BELFAST — Sofie Matson had already won two Festival of Champions girls’ titles, but there was still something for the Falmouth junior to accomplish.

Matson won for the third straight time at the massive meet in Belfast, and this time set an event record with her time of 17 minutes, 35.91 seconds. Siona Chisholm of JH Gillis High School in Nova Scotia was second at 18:08.60, followed by Ava Thurston of Harwood Union (Vt.) at 18:16.72, Falmouth’s Karley Piers at 18:23.22 and Maine Coast Waldorf’s Olivia Reynolds at 18:42.

“I’m definitely a lot further along this year than I was last year,” Matson said. “I wasn’t used to kind of pushing myself. This year, I’m trying to do that a little bit more and I think that’s helped me run faster times.”

Brunswick’s Will Shaughnessy won the boys’ race, coming in at 15:32.86. Bangor sophomore Daniel McCarthy (15:41.72) was second, followed by Falmouth’s Ben Potter (15:45.99), Cape Elizabeth’s Jack Bassett (15:50.36) and Falmouth’s Ben Greene (15:59.17).

“I felt comfortable making a big move around the mile, or even sooner,” Shaughnessy said, “and, I don’t know, I just never looked back. I went for it.”

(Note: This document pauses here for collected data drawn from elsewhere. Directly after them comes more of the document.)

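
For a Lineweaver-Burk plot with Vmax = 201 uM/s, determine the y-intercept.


y-intercept = 1/Vmax
= 1/201
= 0.005 s/uM

0.005 s/uM


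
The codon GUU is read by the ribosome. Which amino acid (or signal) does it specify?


Standard genetic code lookup.
Codon GUU -> Val

Val


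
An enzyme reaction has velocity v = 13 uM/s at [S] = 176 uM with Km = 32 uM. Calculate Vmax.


Vmax = v * (Km + [S]) / [S]
Vmax = 13 * (32 + 176) / 176
Vmax = 15.3636 uM/s

15.3636 uM/s


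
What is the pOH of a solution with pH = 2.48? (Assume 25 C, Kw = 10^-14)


pOH = 14 - pH
pOH = 14 - 2.48
pOH = 11.52

11.52


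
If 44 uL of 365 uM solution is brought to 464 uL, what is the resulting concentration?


C2 = C1 * V1 / V2
C2 = 365 * 44 / 464
C2 = 34.6121 uM

34.6121 uM


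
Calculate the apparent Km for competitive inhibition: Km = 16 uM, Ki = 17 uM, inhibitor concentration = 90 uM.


Km_app = Km * (1 + [I]/Ki)
Km_app = 16 * (1 + 90/17)
Km_app = 100.7059 uM

100.7059 uM


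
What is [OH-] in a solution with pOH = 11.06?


[OH-] = 10^(-pOH)
[OH-] = 10^(-11.06)
[OH-] = 8.710e-12 M

8.710e-12 M


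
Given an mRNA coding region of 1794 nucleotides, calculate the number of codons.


codons = nucleotides / 3
codons = 1794 / 3 = 598

598


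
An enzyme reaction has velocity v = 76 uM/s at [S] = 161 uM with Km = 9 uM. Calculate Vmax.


Vmax = v * (Km + [S]) / [S]
Vmax = 76 * (9 + 161) / 161
Vmax = 80.2484 uM/s

80.2484 uM/s


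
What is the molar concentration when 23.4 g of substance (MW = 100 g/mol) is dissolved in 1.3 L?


C = (mass / MW) / volume
C = (23.4 / 100) / 1.3
C = 0.18 M

0.18 M


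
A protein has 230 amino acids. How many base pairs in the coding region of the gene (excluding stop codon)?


Each amino acid = 1 codon = 3 bp
bp = 230 * 3 = 690 bp

690 bp


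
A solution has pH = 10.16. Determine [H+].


[H+] = 10^(-pH)
[H+] = 10^(-10.16)
[H+] = 6.918e-11 M

6.918e-11 M


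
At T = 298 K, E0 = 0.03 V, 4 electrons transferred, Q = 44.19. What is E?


E = E0 - (RT/nF) * ln(Q)
E = 0.03 - (8.314 * 298 / (4 * 96485)) * ln(44.19)
E = 0.0057 V

0.0057 V


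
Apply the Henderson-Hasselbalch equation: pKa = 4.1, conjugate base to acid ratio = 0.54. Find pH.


pH = pKa + log10([A-]/[HA])
pH = 4.1 + log10(0.54)
pH = 3.8324

3.8324


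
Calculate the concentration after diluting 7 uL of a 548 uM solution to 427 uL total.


C2 = C1 * V1 / V2
C2 = 548 * 7 / 427
C2 = 8.9836 uM

8.9836 uM


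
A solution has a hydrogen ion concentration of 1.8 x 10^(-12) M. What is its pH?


pH = -log10([H+])
pH = -log10(1.8 x 10^(-12))
pH = 11.7447

11.7447


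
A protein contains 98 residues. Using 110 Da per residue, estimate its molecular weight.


MW = n_residues * 110 Da
MW = 98 * 110
MW = 10780 Da

10780 Da


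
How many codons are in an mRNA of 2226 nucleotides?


codons = nucleotides / 3
codons = 2226 / 3 = 742

742


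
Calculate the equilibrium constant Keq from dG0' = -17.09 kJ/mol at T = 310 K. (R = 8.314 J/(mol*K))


Keq = exp(-dG0 * 1000 / (R * T))
Keq = exp(-(-17.09) * 1000 / (8.314 * 310))
Keq = 758.1396

758.1396


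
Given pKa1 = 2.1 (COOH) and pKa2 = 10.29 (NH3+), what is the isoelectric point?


pI = (pKa1 + pKa2) / 2
pI = (2.1 + 10.29) / 2
pI = 6.195

6.195


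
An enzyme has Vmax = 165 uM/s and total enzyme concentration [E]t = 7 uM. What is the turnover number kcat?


kcat = Vmax / [E]t
kcat = 165 / 7
kcat = 23.5714 s^-1

23.5714 s^-1


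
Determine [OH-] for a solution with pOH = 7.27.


[OH-] = 10^(-pOH)
[OH-] = 10^(-7.27)
[OH-] = 5.370e-08 M

5.370e-08 M


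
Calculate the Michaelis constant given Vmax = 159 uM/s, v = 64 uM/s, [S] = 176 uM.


Km = [S] * (Vmax - v) / v
Km = 176 * (159 - 64) / 64
Km = 261.25 uM

261.25 uM


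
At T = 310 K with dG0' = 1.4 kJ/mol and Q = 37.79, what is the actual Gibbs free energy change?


dG = dG0' + RT * ln(Q) / 1000
dG = 1.4 + 8.314 * 310 * ln(37.79) / 1000
dG = 10.761 kJ/mol

10.761 kJ/mol


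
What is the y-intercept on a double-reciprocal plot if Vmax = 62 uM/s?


y-intercept = 1/Vmax
= 1/62
= 0.0161 s/uM

0.0161 s/uM


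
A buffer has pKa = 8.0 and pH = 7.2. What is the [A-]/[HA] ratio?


[A-]/[HA] = 10^(pH - pKa)
= 10^(7.2 - 8.0)
= 0.1585

0.1585


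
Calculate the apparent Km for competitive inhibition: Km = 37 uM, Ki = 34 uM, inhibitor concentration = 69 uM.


Km_app = Km * (1 + [I]/Ki)
Km_app = 37 * (1 + 69/34)
Km_app = 112.0882 uM

112.0882 uM


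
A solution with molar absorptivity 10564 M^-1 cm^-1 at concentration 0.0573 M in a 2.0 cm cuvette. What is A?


A = epsilon * c * l
A = 10564 * 0.0573 * 2.0
A = 1210.6344

1210.6344


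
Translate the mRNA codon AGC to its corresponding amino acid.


Standard genetic code lookup.
Codon AGC -> Ser

Ser


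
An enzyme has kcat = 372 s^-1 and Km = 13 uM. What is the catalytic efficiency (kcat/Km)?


Catalytic efficiency = kcat / Km
= 372 / 13
= 28.6154 uM^-1*s^-1

28.6154 uM^-1*s^-1


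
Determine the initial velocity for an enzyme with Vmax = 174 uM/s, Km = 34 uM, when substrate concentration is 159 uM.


v = Vmax * [S] / (Km + [S])
v = 174 * 159 / (34 + 159)
v = 143.3472 uM/s

143.3472 uM/s


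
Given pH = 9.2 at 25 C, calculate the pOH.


pOH = 14 - pH
pOH = 14 - 9.2
pOH = 4.8

4.8


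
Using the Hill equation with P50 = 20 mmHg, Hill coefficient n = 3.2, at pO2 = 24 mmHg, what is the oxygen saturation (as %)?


Y = pO2^n / (P50^n + pO2^n)
Y = 24^3.2 / (20^3.2 + 24^3.2)
Y = 64.19%

64.19%


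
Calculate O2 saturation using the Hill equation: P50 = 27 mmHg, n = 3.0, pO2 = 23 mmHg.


Y = pO2^n / (P50^n + pO2^n)
Y = 23^3.0 / (27^3.0 + 23^3.0)
Y = 38.2%

38.2%


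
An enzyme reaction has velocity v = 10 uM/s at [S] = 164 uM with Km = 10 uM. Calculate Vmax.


Vmax = v * (Km + [S]) / [S]
Vmax = 10 * (10 + 164) / 164
Vmax = 10.6098 uM/s

10.6098 uM/s


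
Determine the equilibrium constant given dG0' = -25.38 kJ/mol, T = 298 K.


Keq = exp(-dG0 * 1000 / (R * T))
Keq = exp(-(-25.38) * 1000 / (8.314 * 298))
Keq = 28110.5457

28110.5457


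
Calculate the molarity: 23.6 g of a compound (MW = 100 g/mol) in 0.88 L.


C = (mass / MW) / volume
C = (23.6 / 100) / 0.88
C = 0.2682 M

0.2682 M


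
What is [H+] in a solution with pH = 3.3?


[H+] = 10^(-pH)
[H+] = 10^(-3.3)
[H+] = 5.012e-04 M

5.012e-04 M


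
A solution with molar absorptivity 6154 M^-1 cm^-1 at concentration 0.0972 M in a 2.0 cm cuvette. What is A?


A = epsilon * c * l
A = 6154 * 0.0972 * 2.0
A = 1196.3376

1196.3376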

Shaughnessy’s win was only the start for the Dragons. Brunswick also got a seventh-place finish from Tyler Patterson, a 14th-place finish from Joey Valliere and a win in the freshman race from Eli Palmer (17:18.55), lifting it to 105 points and a team win over York (192), Bangor (197), Scarborough (225) and Falmouth (292).


Harwood Union (151) had the best girls’ team score, followed by Bonny Eagle (153), JH Gillis (154), Cumberland, R.I. (208) and Scarborough (315).

“You’re just watching people warm up and you’re seeing how great the other athletes are,” Brunswick Coach Dan Dearing said. “To beat these teams is quite an accomplishment. Anything can happen week to week, this was our day and it’s really humbling to win something like this, because the competition is so good.”

Matson made sure there wasn’t much drama in the girls’ race.

“I try not to think about (being the favorite),” she said. “I’m mostly running my own race and doing what I set out to do.”

On Saturday, that meant gunning for the meet record time of 17:57, set in 2012 by Waterville’s Bethanie Brown.

“I definitely had the meet record in mind. … I knew I could definitely go under that,” said Matson, who has a season-best time of 17:29 during a race at Gorham. “Right from the beginning, I wanted to get out fast. I find that when I do that, it helps set the tone for the rest of the race.”


She had no trouble maintaining that pace, and ended up with the second-fastest time recorded at the Belfast course. Only Manchester (N.H.) West’s Julia Robitaille (17:31 in 2017 New England championships) was faster.

“This has always been one of my favorite meets. I love the size of it, I love the course. It has really great energy,” Matson said. “It’s definitely a little nerve-wracking, but at a bigger meet I usually perform better, I think.”

She had a teammate not far behind – Piers, who won the Beach to Beacon High School Mile in August, improved her time from last year’s ninth-place finish by 56 seconds.

“I knew that the field was going to be pretty good, and the start is always kind of tough to get out, but I just went out and tried to find a good place with some other girls,” Piers said. “(Sofie and I) push each other all the time. It’s awesome to look up to her.”

Like Matson in the girls’ race, Shaughnessy began the day as the favorite in the boys’ event – not that he didn’t feel he had something to prove.

“There was a little bit of pressure,” he said. “There had been some speculation from others that the course I run at Brunswick was a short course, so I kind of felt the need to validate that today. I just wanted to do the best I could, come away with the win and accomplish that.”


He did, even though McCarthy, who won the freshman race last year, came on strong at the end.

“Of all the runners in this field, I was scared of him the most,” Shaughnessy said. “I’ll see him many times again. … He’s a monster. He’s just so big. He’s a giant person. He’s just terrifying.”

McCarthy, meanwhile, had no idea coming in how close he’d be to the front.

“I’m psyched. I’m really happy. I was not expecting that,” he said. “I just put it all out there and went for it. After mile 1, I was like ‘Oh no, I can’t hold on to this for much longer.’ And somehow I found something in me to be able to keep going until my adrenaline kicked in for the end.”